Politics

Canada election 2015: The 'rigorous' path of debate prep

Party leaders will have gone through rigorous and sometimes brutal debate preparations before they hit the stage Thursday night for the first campaign debate.

4 leaders hit the stage Thursday for 1st debate of campaign, after intensive preparations for political combat

Leaders locked in debate prep

9 years ago
Duration 2:15
CBC's Margo McDiarmid looks at how leaders are getting ready for the first debate of the election campaign

When Stéphane Dion participated in mock debates in preparation for the real thing during the 2008 election campaign, the former Liberal leader said those playing his political opponents went after him with full force.

"Of course they did. I would have been unhappy otherwise," Dion said.

It's just part of the process that most if not all of the federal party leaders will have endured when they hit the stage Thursday night for the first campaign debate.

"They will have been in a rigorous debate prep process that's been in place for months, not weeks," said Scott Reid, former senior adviser to Paul Martin.

Reid said he has seen "a couple of leaders subjected to intense, tough, punishing rehearsals where their mock opponents really beat the living tar out of them."

Each candidate will have prepared in a way best suited to his or her own style, but the overall preparation is likely similar among the different camps, Reid said. The debate prep usually begins with assembling a team of trusted advisers, adding some outsiders to the mix, then moving people in and out in case they don't quite click with the rest of the team, or more importantly, the leader.

Then it's coming up with goals — does the candidate want to get by or decisively win — and assembling a playbook or briefing binder that includes debate cards categorized into different issues.

Dion, for example, said his debate binders included the main issues, the different parties' answers to those issues, how his opponents would attack his answers, and how he should respond. 

Don't 'look as if you're memorizing'

But Dion said it was also important to have written the answers out in his own words, "because you should not look as if you're memorizing when you're in a debate."

Initially, preparation sessions would be limited to about once a week, Reid said, or twice a month, usually taking place on a Sunday afternoon, or when there's some downtime.

All the while, the team strives for a consensus on objectives, the strengths, weaknesses, challenges and opportunities of the particular candidate, Reid said. And then, as the election nears, rehearsal time is booked.

That's for the mock debates, where the candidate faces off against staff or party members playing the roles of the other party leaders.

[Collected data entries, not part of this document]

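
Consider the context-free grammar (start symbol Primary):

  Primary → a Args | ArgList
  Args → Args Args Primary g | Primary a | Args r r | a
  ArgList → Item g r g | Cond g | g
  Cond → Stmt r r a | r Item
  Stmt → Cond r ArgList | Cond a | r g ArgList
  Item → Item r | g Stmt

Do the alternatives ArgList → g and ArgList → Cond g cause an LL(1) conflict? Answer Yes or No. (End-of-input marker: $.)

No

FIRST(g) = { g } and FIRST(Cond g) = { r }.
The FIRST sets are disjoint and neither alternative is nullable — no conflict.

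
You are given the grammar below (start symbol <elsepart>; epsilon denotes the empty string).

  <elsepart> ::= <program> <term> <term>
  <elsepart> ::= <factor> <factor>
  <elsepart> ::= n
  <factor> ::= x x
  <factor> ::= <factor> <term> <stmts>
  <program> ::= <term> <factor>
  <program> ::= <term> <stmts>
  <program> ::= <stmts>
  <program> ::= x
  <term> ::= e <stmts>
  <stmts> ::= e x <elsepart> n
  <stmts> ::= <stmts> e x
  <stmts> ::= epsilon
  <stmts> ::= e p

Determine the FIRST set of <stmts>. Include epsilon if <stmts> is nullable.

<stmts> ::= e x <elsepart> n contributes {e}.
From <stmts> ::= <stmts> e x: <stmts> nullable, take FIRST(<stmts>) ∪ {e} = { e }.
<stmts> ::= epsilon contributes epsilon.
<stmts> ::= e p contributes {e}.
Union: FIRST(<stmts>) = { e, epsilon }.

{ e, epsilon }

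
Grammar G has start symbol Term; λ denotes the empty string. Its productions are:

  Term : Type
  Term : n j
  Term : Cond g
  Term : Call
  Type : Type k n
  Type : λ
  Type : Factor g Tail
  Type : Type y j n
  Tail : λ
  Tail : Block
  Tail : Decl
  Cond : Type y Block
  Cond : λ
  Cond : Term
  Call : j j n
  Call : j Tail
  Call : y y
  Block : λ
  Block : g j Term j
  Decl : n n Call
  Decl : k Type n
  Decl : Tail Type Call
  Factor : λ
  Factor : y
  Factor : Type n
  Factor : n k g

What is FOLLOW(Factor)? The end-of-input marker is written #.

In Type : Factor g Tail: add FIRST(g Tail) = { g }.
Union: FOLLOW(Factor) = { g }.

{ g }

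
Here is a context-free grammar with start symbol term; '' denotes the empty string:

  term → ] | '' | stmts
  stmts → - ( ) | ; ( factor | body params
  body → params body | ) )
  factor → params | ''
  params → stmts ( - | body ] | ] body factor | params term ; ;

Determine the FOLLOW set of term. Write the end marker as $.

term is the start symbol, so $ ∈ FOLLOW(term).
In params → params term ; ;: add FIRST(; ;) = { ; }.
Union: FOLLOW(term) = { $, ; }.

{ $, ; }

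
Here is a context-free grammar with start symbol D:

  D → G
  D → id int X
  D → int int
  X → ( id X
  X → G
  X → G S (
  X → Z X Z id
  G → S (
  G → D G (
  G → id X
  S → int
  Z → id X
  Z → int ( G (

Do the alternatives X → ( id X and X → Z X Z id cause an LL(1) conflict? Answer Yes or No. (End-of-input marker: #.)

No

FIRST(( id X) = { ( } and FIRST(Z X Z id) = { id, int }.
The FIRST sets are disjoint and neither alternative is nullable — no conflict.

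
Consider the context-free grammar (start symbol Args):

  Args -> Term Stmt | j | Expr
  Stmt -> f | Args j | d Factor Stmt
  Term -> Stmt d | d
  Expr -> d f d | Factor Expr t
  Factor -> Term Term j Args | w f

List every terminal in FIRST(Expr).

Expr -> d f d contributes {d}.
From Expr -> Factor Expr t: add FIRST(Factor) = { d, f, j, w }.
Union: FIRST(Expr) = { d, f, j, w }.

{ d, f, j, w }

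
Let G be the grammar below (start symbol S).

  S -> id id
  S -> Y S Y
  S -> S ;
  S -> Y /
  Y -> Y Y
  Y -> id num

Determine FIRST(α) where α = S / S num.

{ id }

Add FIRST(S) = { id }; S is not nullable, stop.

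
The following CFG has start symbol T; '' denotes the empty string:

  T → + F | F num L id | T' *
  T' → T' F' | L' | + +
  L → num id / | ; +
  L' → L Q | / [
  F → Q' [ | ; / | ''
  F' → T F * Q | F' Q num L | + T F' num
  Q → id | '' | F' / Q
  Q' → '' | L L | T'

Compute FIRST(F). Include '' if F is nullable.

From F → Q' [: Q' nullable, take FIRST(Q') ∪ {[} = { +, /, ;, [, num }.
F → ; / contributes {;}.
F → '' contributes ''.
Union: FIRST(F) = { +, /, ;, [, num, '' }.

{ +, /, ;, [, num, '' }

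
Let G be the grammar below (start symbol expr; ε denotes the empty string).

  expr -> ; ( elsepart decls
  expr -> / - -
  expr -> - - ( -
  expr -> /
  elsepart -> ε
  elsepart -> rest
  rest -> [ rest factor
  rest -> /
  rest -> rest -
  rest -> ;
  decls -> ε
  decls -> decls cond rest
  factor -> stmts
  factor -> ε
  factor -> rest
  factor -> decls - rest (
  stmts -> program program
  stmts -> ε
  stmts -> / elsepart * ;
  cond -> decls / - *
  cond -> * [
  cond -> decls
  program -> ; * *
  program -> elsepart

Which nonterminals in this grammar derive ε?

Directly nullable (have an ε-production): elsepart, decls, factor, stmts.
cond -> decls with every symbol nullable, so cond is nullable.
program -> elsepart with every symbol nullable, so program is nullable.
No other nonterminal has a production whose RHS symbols are all nullable.

{ cond, decls, elsepart, factor, program, stmts }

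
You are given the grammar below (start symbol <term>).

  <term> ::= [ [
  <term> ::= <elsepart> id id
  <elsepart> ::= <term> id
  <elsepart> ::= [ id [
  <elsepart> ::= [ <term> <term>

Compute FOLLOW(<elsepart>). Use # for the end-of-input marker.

{ id }

In <term> ::= <elsepart> id id: add FIRST(id id) = { id }.
Union: FOLLOW(<elsepart>) = { id }.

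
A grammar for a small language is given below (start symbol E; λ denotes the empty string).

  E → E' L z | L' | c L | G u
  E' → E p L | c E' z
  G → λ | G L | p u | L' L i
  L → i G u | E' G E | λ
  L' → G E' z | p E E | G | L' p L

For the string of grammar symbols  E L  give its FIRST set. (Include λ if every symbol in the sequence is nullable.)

{ c, i, p, u, λ }

Add FIRST(E)\{λ} = { c, i, p, u }; E is nullable, continue.
Add FIRST(L)\{λ} = { c, i, p, u }; L is nullable, continue.
Every symbol is nullable, so include λ.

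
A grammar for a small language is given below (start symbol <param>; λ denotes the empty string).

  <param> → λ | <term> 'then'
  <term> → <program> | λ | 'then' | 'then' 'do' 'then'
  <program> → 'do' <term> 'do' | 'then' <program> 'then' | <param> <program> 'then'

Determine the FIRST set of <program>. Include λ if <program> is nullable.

<program> → 'do' <term> 'do' contributes {'do'}.
<program> → 'then' <program> 'then' contributes {'then'}.
From <program> → <param> <program> 'then': <param> nullable, take FIRST(<param>) ∪ FIRST(<program>) = { 'do', 'then' }.
Union: FIRST(<program>) = { 'do', 'then' }.

{ 'do', 'then' }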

​"You can sit around the table, compare notes, have candidates roll off answers, all of that kind of thing," Reid said. "But until people have been forced to experience the physicality of the event, they won't thoroughly appreciate what success must look like.

"Getting them immersed in the setting is critically important. If they're just going to blow it off and say, 'I'm just going to look at my book, and that's all, and I'm going to be OK,' they'll face-plant."

Part of the mock debate process enables strategists to view their candidate's body language —  do they fidget, use their hands too much, are they looking at their opponent, looking at the camera? It's also about getting the candidate accustomed to the format (sitting or standing) and prepared for the time constraint of answers.

"You're rehearsing with your candidates to make them crisper and more focused and pare away the extraneous words that are distracting or eat up the clock," said David McLaughlin, the former chief of staff to Brian Mulroney.

Former Liberal leader Stéphane Dion says that during preparation for the 2008 leaders' debate, he had binders that included the main issues, the different parties' answers to those issues, how his opponents would attack his answers, and how he should respond. (Adrian Wyld/Canadian Press)

Dion said a mock debate also gives a candidate the opportunity to improvise.

"During the mock debate I may improvise something that is good. Then we'll stop and discuss: 'Was it the best answer?' 'I'm surprised you said that.' Or, 'It may be badly interpreted.'

"This kind of situation will lead the team to interrupt the debate and to discuss what I just said."

It's also a good time to practise the so-called zinger — that biting, witty line that will knock an opponent down a peg and attract some good media buzz.

"If we have a punchline, the leader will practise it. And if we anticipate [an opponent's] punchline, we need a counterpunch and we need to practise it too," Dion said.

'Inner of the inner circle'

A mock debate also means that staff or party members will be put in the possibly awkward position of slamming their leader over politically sensitive subjects. 

"The people in the debate room are the inner of the inner circle," McLaughlin said. "They're the few of the trusted few.

"You need a candidate who is self-confident enough to take criticisms and you need staff who are self-assured enough to give criticisms, while being sensitive enough to know when to pump up the candidate as well as criticize the candidate."

Reid said that one person he did debate prep for was consistently uncomfortable with candid feedback.

"They did not finish well."

But the intense and hostile criticism of a mock debate can go too far, and Reid said in one instance it had the effect of rattling the candidate's confidence.

"You've got to be sensitive to the mood and dynamics of the candidate in order to get the candidate in the zone," McLaughlin said.